Ci racconti del suo background fotografico. Qual è la sua storia? Quando ha iniziato a fotografare?

Mio padre aveva un atelier fotografico in via Margutta, a Roma e io ci ho lavorato dall'età di 14 anni. Ho deciso che avrei fatto anche io il fotografo. Ho tre diplomi in fotografia, ma tutto ciò che so me l'ha insegnato mio padre. Siamo alla fine degli anni ’60 - e come parte integrante del percorso m’impose, regalandomi la mia prima macchina fotografica (una Lubitel 2 di fabbricazione russa) di non tornare a casa senza aver scattato almeno un rullino al giorno. A lui andava bene tutto, ero libero, ma avrei dovuto scattare ogni giorno, finché la priorità del mio sguardo, anche senza macchina fotografica, non si fosse deformata a tal punto da leggere la realtà in modo fotografico, usando cioè non solo lo sguardo ma anche, e soprattutto, l'immaginazione. Credo di aver lavorato in ogni campo della fotografia, dall’architettura all’industriale, dalla pubblicità al giornalismo, all’edilizia. Ma il mio specifico fotografico, diciamo la mia vocazione resta il ritratto, insieme alla fotografia di strada che ho coltivato in questi ultimi anni.

© Luciano De Simone

Ha scritto: “Amo le fotografie di strada, soprattutto quelle brutte, sporche e cialtrone; quelle fatte non per essere consegnate alla storia della fotografia ma soltanto per non rendere del tutto vacuo il gesto di guardarsi intorno.” Che cosa la guida verso un volto, un dettaglio, invece di un altro, nel suo gesto di guardarsi intorno?

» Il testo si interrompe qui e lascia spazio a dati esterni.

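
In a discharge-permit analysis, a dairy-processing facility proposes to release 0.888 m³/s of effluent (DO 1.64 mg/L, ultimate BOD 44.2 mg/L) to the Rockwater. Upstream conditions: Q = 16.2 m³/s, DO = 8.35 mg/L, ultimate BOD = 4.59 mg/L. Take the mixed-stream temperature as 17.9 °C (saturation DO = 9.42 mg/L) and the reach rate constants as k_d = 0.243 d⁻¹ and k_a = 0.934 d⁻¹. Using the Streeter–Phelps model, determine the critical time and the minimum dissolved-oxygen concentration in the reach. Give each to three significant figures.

Mixed DO = (16.2×8.35 + 0.888×1.64)/(16.2+0.888) = 136.7/17.09 = 8.001 mg/L.
Mixed L₀ = (16.2×4.59 + 0.888×44.2)/(17.09) = 113.6/17.09 = 6.648 mg/L.
Initial deficit D₀ = C_s − DO₀ = 9.42 − 8.001 = 1.419 mg/L.
t_c = (1/0.6910) ln[(0.934/0.243)(1 − 1.419×0.6910/(0.243×6.648))] = 1.447 × ln(1.511) = 0.5977 d.
D_c = (0.243/0.934) × 6.648 × e^(−0.243×0.5977) = 0.2602 × 6.648 × 0.8648 = 1.496 mg/L.
Minimum DO = 9.42 − 1.496 = 7.924 mg/L.

t_c ≈ 0.598 d; minimum DO ≈ 7.92 mg/L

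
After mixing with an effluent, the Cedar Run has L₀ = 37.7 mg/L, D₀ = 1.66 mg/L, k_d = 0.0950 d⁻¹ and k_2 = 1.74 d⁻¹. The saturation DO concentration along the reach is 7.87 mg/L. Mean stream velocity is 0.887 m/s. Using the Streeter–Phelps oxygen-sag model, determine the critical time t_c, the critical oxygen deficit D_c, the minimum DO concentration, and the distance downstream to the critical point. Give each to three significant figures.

With k_2/k_d = 18.32 and 1 − D₀(k_2−k_d)/(k_d L₀) = 0.2376,
t_c = ln(18.32 × 0.2376) / (1.74 − 0.0950) = ln(4.351) / 1.645 = 1.470/1.645 = 0.8939 d.
D_c = (k_d/k_2) L₀ e^(−k_d t_c) = (0.0950/1.74) × 37.7 × e^(−0.0950×0.8939) = 0.05460 × 37.7 × 0.9186 = 1.891 mg/L.
Minimum DO = C_s − D_c = 7.87 − 1.891 = 5.979 mg/L.
x_c = v t_c = 0.887 m/s × 0.8939 d × 86400 s/d = 68500 m ≈ 68.5 km.

t_c ≈ 0.894 d; D_c ≈ 1.89 mg/L; min DO ≈ 5.98 mg/L; x_c ≈ 68.5 km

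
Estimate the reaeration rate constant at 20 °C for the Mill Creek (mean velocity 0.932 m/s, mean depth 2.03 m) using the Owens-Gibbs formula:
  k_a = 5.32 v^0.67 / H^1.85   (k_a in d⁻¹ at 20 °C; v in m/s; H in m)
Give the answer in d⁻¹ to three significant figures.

k_a ≈ 1.37 d⁻¹

k_a = 5.32 × 0.932^0.67 / 2.03^1.85 = 5.32 × 0.9539 / 3.706 = 1.369 d⁻¹.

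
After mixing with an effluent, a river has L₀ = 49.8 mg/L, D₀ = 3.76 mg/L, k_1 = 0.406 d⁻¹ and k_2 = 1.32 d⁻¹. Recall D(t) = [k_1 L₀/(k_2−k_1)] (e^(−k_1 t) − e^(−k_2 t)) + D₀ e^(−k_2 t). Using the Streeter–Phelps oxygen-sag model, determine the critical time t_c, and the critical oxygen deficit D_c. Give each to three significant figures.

t_c ≈ 1.09 d; D_c ≈ 9.86 mg/L

t_c = [1/(k_2−k_1)] ln[(k_2/k_1)(1 − D₀(k_2−k_1)/(k_1 L₀))]
= [1/(1.32−0.406)] ln[(1.32/0.406)(1 − 3.76×0.9140/(0.406×49.8))]
= (1/0.9140) ln[3.251 × 0.8300] = 1.094 × ln(2.699) = 1.094 × 0.9927 = 1.086 d.
D_c = (k_1/k_2) L₀ e^(−k_1 t_c) = (0.406/1.32) × 49.8 × e^(−0.406×1.086) = 0.3076 × 49.8 × 0.6434 = 9.855 mg/L.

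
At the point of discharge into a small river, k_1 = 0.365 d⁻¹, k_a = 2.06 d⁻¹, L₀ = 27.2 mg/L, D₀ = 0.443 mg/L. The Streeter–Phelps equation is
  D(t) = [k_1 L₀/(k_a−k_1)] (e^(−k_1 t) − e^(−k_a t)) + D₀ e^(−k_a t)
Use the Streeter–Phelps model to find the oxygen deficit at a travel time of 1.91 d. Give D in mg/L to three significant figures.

D ≈ 2.81 mg/L

k_1 L₀/(k_a−k_1) = 0.365×27.2/(2.06−0.365) = 9.928/1.695 = 5.857 mg/L.
e^(−k_1 t) = e^(−0.365×1.910) = 0.4980; e^(−k_a t) = e^(−2.06×1.910) = 0.01955.
D = 5.857 × (0.4980 − 0.01955) + 0.443 × 0.01955 = 2.802 + 0.008662 = 2.811 mg/L.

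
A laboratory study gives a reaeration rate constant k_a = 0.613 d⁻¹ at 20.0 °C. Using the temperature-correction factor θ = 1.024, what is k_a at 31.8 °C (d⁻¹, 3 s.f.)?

k_a ≈ 0.811 d⁻¹

k_a(T₂) = k_a(T₁) · θ^(T₂−T₁) = 0.613 × 1.024^(31.8−20.0)
= 0.613 × 1.024^11.8 = 0.613 × 1.323 = 0.8110 d⁻¹.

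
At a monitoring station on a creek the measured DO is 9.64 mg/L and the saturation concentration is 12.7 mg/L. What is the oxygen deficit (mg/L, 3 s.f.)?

D ≈ 3.06 mg/L

D = C_s − C = 12.7 − 9.64 = 3.06 mg/L.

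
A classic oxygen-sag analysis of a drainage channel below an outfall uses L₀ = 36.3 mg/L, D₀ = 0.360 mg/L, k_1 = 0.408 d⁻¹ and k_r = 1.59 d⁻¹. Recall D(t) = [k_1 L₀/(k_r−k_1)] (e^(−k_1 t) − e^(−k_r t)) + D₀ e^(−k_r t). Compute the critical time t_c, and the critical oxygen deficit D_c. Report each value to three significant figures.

t_c = [1/(k_r−k_1)] ln[(k_r/k_1)(1 − D₀(k_r−k_1)/(k_1 L₀))]
= [1/(1.59−0.408)] ln[(1.59/0.408)(1 − 0.360×1.182/(0.408×36.3))]
= (1/1.182) ln[3.897 × 0.9713] = 0.8460 × ln(3.785) = 0.8460 × 1.331 = 1.126 d.
L(t_c) = L₀ e^(−k_1 t_c) = 36.3 × 0.6316 = 22.93 mg/L, and at the critical point k_r D_c = k_1 L, so D_c = (0.408/1.59) × 22.93 = 5.883 mg/L.

t_c ≈ 1.13 d; D_c ≈ 5.88 mg/L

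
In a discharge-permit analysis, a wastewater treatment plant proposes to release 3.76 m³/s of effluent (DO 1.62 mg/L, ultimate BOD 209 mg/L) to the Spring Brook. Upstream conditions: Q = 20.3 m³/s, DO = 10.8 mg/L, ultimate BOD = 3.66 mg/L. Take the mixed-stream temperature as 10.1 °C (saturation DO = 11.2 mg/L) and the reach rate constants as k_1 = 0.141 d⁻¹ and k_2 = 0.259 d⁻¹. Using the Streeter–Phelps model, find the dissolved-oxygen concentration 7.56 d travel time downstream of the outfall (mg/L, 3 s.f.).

DO ≈ 2.26 mg/L

Mixed DO = (20.3×10.8 + 3.76×1.62)/(20.3+3.76) = 225.3/24.06 = 9.365 mg/L.
Mixed L₀ = (20.3×3.66 + 3.76×209)/(24.06) = 860.1/24.06 = 35.75 mg/L.
Initial deficit D₀ = C_s − DO₀ = 11.2 − 9.365 = 1.835 mg/L.
D(7.56) = [0.141×35.75/(0.259−0.141)](e^(−0.141×7.56) − e^(−0.259×7.56)) + 1.835 e^(−0.259×7.56)
= 42.72 × (0.3444 − 0.1411) + 1.835 × 0.1411 = 8.942 mg/L.
DO = 11.2 − 8.942 = 2.258 mg/L.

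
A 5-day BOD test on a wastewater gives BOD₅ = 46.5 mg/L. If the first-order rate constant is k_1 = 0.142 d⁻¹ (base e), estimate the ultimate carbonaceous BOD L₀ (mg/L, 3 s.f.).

L₀ ≈ 91.5 mg/L

BOD₅ = L₀(1 − e^(−5k_1)) ⇒ L₀ = BOD₅ / (1 − e^(−5×0.142))
= 46.5 / (1 − 0.4916) = 46.5 / 0.5084 = 91.47 mg/L.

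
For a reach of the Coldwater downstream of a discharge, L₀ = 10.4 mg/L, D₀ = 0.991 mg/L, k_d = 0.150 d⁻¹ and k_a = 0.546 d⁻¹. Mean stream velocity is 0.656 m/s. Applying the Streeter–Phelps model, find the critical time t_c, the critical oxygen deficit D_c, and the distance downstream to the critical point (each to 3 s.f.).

With k_a/k_d = 3.640 and 1 − D₀(k_a−k_d)/(k_d L₀) = 0.7484,
t_c = ln(3.640 × 0.7484) / (0.546 − 0.150) = ln(2.724) / 0.3960 = 1.002/0.3960 = 2.531 d.
D_c = (k_d/k_a) L₀ e^(−k_d t_c) = (0.150/0.546) × 10.4 × e^(−0.150×2.531) = 0.2747 × 10.4 × 0.6841 = 1.955 mg/L.
x_c = v t_c = 0.656 m/s × 2.531 d × 86400 s/d = 143400 m ≈ 143 km.

t_c ≈ 2.53 d; D_c ≈ 1.95 mg/L; x_c ≈ 143 km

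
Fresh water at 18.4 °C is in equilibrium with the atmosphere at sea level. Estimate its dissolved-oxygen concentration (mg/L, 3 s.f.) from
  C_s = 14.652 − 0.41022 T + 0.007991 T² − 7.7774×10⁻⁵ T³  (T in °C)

C_s = 14.652 − 0.41022×18.4 + 0.007991×18.4² − 7.7774×10⁻⁵×18.4³ = 9.325 mg/L.

C_s ≈ 9.32 mg/L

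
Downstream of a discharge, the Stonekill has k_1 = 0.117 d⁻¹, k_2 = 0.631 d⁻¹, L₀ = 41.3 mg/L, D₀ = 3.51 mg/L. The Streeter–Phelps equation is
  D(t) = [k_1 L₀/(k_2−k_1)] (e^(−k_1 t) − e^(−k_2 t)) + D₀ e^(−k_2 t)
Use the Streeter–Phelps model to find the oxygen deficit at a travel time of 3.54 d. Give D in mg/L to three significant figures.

D ≈ 5.58 mg/L

k_1 L₀/(k_2−k_1) = 0.117×41.3/(0.631−0.117) = 4.832/0.5140 = 9.401 mg/L.
e^(−k_1 t) = e^(−0.117×3.540) = 0.6609; e^(−k_2 t) = e^(−0.631×3.540) = 0.1071.
D = 9.401 × (0.6609 − 0.1071) + 3.51 × 0.1071 = 5.206 + 0.3760 = 5.582 mg/L.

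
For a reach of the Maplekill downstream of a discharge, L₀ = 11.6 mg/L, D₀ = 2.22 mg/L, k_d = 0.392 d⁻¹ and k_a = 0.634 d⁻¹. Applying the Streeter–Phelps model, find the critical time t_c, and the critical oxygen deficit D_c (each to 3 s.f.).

t_c ≈ 1.47 d; D_c ≈ 4.04 mg/L

At the critical point dD/dt = 0, so k_d L₀ e^(−k_d t) = k_a D. Substituting D(t) from the Streeter–Phelps equation and solving for t gives
t_c = ln[(k_a/k_d)(1 − D₀(k_a−k_d)/(k_d L₀))] / (k_a−k_d).
Here k_a−k_d = 0.2420 d⁻¹ and 1 − D₀(k_a−k_d)/(k_d L₀) = 1 − 2.22×0.2420/(0.392×11.6) = 0.8819, so
t_c = ln(1.617 × 0.8819) / 0.2420 = 0.3551 / 0.2420 = 1.467 d.
L(t_c) = L₀ e^(−k_d t_c) = 11.6 × 0.5626 = 6.527 mg/L, and at the critical point k_a D_c = k_d L, so D_c = (0.392/0.634) × 6.527 = 4.035 mg/L.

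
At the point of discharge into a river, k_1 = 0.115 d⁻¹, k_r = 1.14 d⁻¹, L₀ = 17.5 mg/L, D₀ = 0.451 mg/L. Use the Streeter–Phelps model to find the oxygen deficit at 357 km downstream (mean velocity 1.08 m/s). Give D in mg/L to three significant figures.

D ≈ 1.25 mg/L

Travel time t = x/v = 357 km / (1.08 m/s) = 357000 m / 1.08 m/s = 330600 s = 3.826 d.
k_1 L₀/(k_r−k_1) = 0.115×17.5/(1.14−0.115) = 2.013/1.025 = 1.963 mg/L.
e^(−k_1 t) = e^(−0.115×3.826) = 0.6441; e^(−k_r t) = e^(−1.14×3.826) = 0.01276.
D = 1.963 × (0.6441 − 0.01276) + 0.451 × 0.01276 = 1.239 + 0.005754 = 1.245 mg/L.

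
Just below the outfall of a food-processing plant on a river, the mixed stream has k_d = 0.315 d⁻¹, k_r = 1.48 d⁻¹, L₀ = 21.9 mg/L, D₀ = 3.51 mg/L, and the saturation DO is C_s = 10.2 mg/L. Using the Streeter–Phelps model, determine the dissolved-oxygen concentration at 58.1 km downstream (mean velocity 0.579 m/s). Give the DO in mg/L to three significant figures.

Travel time t = x/v = 58.1 km / (0.579 m/s) = 58100 m / 0.579 m/s = 100300 s = 1.161 d.
k_d L₀/(k_r−k_d) = 0.315×21.9/(1.48−0.315) = 6.898/1.165 = 5.921 mg/L.
e^(−k_d t) = e^(−0.315×1.161) = 0.6936; e^(−k_r t) = e^(−1.48×1.161) = 0.1793.
D = 5.921 × (0.6936 − 0.1793) + 3.51 × 0.1793 = 3.046 + 0.6292 = 3.675 mg/L.
DO = C_s − D = 10.2 − 3.675 = 6.525 mg/L.

DO ≈ 6.53 mg/L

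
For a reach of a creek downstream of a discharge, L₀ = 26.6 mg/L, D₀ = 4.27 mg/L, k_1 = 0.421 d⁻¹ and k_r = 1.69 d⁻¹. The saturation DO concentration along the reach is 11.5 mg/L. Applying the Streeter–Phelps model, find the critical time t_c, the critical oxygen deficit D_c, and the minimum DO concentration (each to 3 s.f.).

t_c ≈ 0.574 d; D_c ≈ 5.20 mg/L; min DO ≈ 6.30 mg/L

With k_r/k_1 = 4.014 and 1 − D₀(k_r−k_1)/(k_1 L₀) = 0.5161,
t_c = ln(4.014 × 0.5161) / (1.69 − 0.421) = ln(2.072) / 1.269 = 0.7285/1.269 = 0.5740 d.
D_c = (k_1/k_r) L₀ e^(−k_1 t_c) = (0.421/1.69) × 26.6 × e^(−0.421×0.5740) = 0.2491 × 26.6 × 0.7853 = 5.204 mg/L.
Minimum DO = C_s − D_c = 11.5 − 5.204 = 6.296 mg/L.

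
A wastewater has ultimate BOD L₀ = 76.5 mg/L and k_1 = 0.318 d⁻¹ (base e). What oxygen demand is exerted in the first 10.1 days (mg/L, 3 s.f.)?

y_t = L₀(1 − e^(−k_1 t)) = 76.5 × (1 − e^(−0.318×10.1))
= 76.5 × (1 − 0.04028) = 76.5 × 0.9597 = 73.42 mg/L.

y ≈ 73.4 mg/L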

Sostanzialmente la forte attrazione che provo nei confronti dell’umanità e degli stati d’animo delle persone comuni che reputo uno dei veri patrimoni della nostra vita. Anche se ne ho fotografati diversi, non sono interessato fotograficamente ai personaggi pubblici perché il loro rapporto con la fotografia è necessariamente artefatto. Intendo la fotografia come potenziale fabbrica di significati. Non mi interessano i volti delle persone in quanto “chi” ma in quanto “cosa”. Il mio sforzo è quello di rendere i volti rappresentativi di qualcosa che appartiene all’intimo di tutti, non alla valorizzazione estetica di “qualcuno" ma alla restituzione di “qualcosa”. Amo trattare i volti delle persone comuni portandoli alla dignità espressiva e comunicativa degli eroi. Le icone vere del nostro tempo non sono gli idoli delle folle, sono le persone comuni, quelle provate dall’esistenza e per lo più invisibili in un mondo che privilegia l’effetto facile a scapito della potenza e dell’intensità. E per me la bellezza sta nella sincerità che riesco a conferire a questi volti attraverso l’uso della luce, del processo di sgretolamento della perfezione tecnica e di un rapporto autentico che mi sforzo di creare con le persone che ho di fronte. Uno dei rapporti più intimi tra le persone è quello che si stabilisce tra un fotografo e la sua vittima, perseguono obiettivi e finalità diverse e alla fine, se la fotografia fa il suo mestiere, si ritrovano in un filo invisibile che li accomuna nell’umanità che riescono ad esprimere.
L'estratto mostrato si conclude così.